Он молча пошел за ней и помог сесть в седло.
– Прости, – прошептал он, встав спиной к лорду Берсфорду. – Я так виноват перед тобой, Розамунда.
Она попыталась улыбнуться в ответ, потом тронула поводья и поскакала к дому. Ей приходилось тщательно следить за дорогой и лавировать между деревьями, чтобы ветки не стегали в лицо.
Всю дорогу до дома Розамунда пыталась представить, в каком свете должен был видеть все это Джош: молодая вдова завела
Ужасно. Все, что они сделали, было не правильно. Она пошла с ним на озеро и сидела рядом, положив голову ему на плечо. Она разрешала себя целовать и возвращала поцелуи. И разрешала ласкать себя.
О, какое счастье, что она не позволила ему зайти дальше! Конечно, неприлично позволять себя ласкать сквозь шелк блузки, но сидеть с обнаженной грудью было бы верхом бесстыдства. Она могла гордиться, что сумела провести столь четкую грань между тем, что прилично и неприлично.
Но правда была в том, что она вообще не имела прав на этого мужчину. Даже если бы он задрал ей юбки и она отдалась ему, это бы ничего не изменило. Не важно, что она остановила его. Ее вина была не меньшей, чем если бы она допустила полную близость. А может, даже и большей, поскольку отказ ее не был искренним.
Теперь она окончательно укрепилась в решении покинуть дом маркиза сразу после бала. И под любыми предлогами избегать дальнейших встреч с мужем племянницы.
Поставив лошадь в конюшню, Розамунда побежала к себе в комнату с твердым намерением выбросить нарцисс, подаренный ей Джастином. Все кончено. Был приятный эпизод в прошлом, который там и остался. Нужно как можно скорее забыть о нем. Она больше не будет извлекать из памяти сладкие воспоминания и лелеять их по ночам.
Все кончено. Это так же верно, как то, что у нее больше нет мужа. Нет Леонарда, нет Джастина.
– Ну что, – сказал лорд Берсфорд, когда Розамунда скрылась из виду, – поставить тебе синяк под глазом или ты найдешь какое-то приемлемое объяснение тому, что я видел?
Лорд Уэзерби повернулся к другу:
– Я не чувствую себя обязанным давать тебе объяснения, Джош.

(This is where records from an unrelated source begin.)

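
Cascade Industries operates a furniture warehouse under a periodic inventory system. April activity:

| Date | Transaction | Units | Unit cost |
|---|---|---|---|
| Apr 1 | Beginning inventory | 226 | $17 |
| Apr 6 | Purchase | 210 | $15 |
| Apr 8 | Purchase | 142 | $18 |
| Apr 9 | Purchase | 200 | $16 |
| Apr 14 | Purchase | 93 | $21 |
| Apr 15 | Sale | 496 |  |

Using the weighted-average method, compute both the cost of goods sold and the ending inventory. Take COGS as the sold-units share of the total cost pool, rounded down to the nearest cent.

COGS = $8,371.63; ending inventory = $6,329.37

Apr 15, sell 496: 496/871 × $14,701.00 → $8,371.63
Ending inventory (cost pool remaining) = $6,329.37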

– Я слышал, ты дал отставку Джуд, и, надо сказать, этот поступок произвел на меня впечатление. Но, видимо, твоя добродетель имеет свои границы. Аннабелл – для продолжения рода, ее тетушка – для любовной игры, так? А на любовницу уже просто не остается сил.
– Я не намерен выслушивать упреки, Джош, – устало сказал граф. – И менее всего – от тебя.
– Дело в том, что я прихожусь Аннабелл кузеном, – распаляясь, ответил лорд Берсфорд. – И намерен проследить, чтобы она заключила честную сделку.
– Ты с ней весьма в отдаленном родстве, – заметил граф. – И с каких это пор ты стал проявлять к ней такой интерес?
– С давних. Я даже подумывал жениться на ней. Но с самого детства рядом с ней всегда маячил ты, и бедный ребенок в конце концов привык к этому. Я прекрасно знаю, какой образ жизни ты ведешь, Джастин. Не мне тебя судить, я и сам подвержен тем же порокам, но слова «жена» и «любовница» не стыкуются в моем лексиконе, тем более если жена – Аннабелл, а любовница – Розамунда.
– Ну хорошо. – Граф подошел к лорду Берсфорду, который стоял, широко расставив ноги и крепко стиснув кулаки. – Похоже, это не праздный интерес. Я
– Когда ты познакомился с Розамундой? Она все время жила в Линкольншире и только недавно приехала оттуда.
– Мы и познакомились недавно, но не здесь.
– Ты спал с ней?
– О нет. – Граф покачал головой. – Это тебя не касается, друг мой. А кстати, как ты здесь оказался?
– Скажи спасибо, что я один. Я дважды проиграл в бильярд маркизу, а Стренджлав уехал с Розамундой, лишив меня возможности насладиться возвышенной беседой с ним и флиртом с ней. Кроме того, я думал об Аннабелл.
– Об Аннабелл?
– Она не говорила тебе, что вчера я поцеловал ее и получил пощечину? – спросил лорд Берсфорд. – Вижу, что нет. Так я и думал. Если бы она сказала, ты счел бы себя обязанным вызвать меня на дуэль. Я просто хотел подразнить ее, как делал это всегда, но она почему-то рассердилась. Тебе нужно присматривать за ней, Джастин. Узнай, почему она никогда не улыбается. Надеюсь, ей ничего не известно про Розамунду?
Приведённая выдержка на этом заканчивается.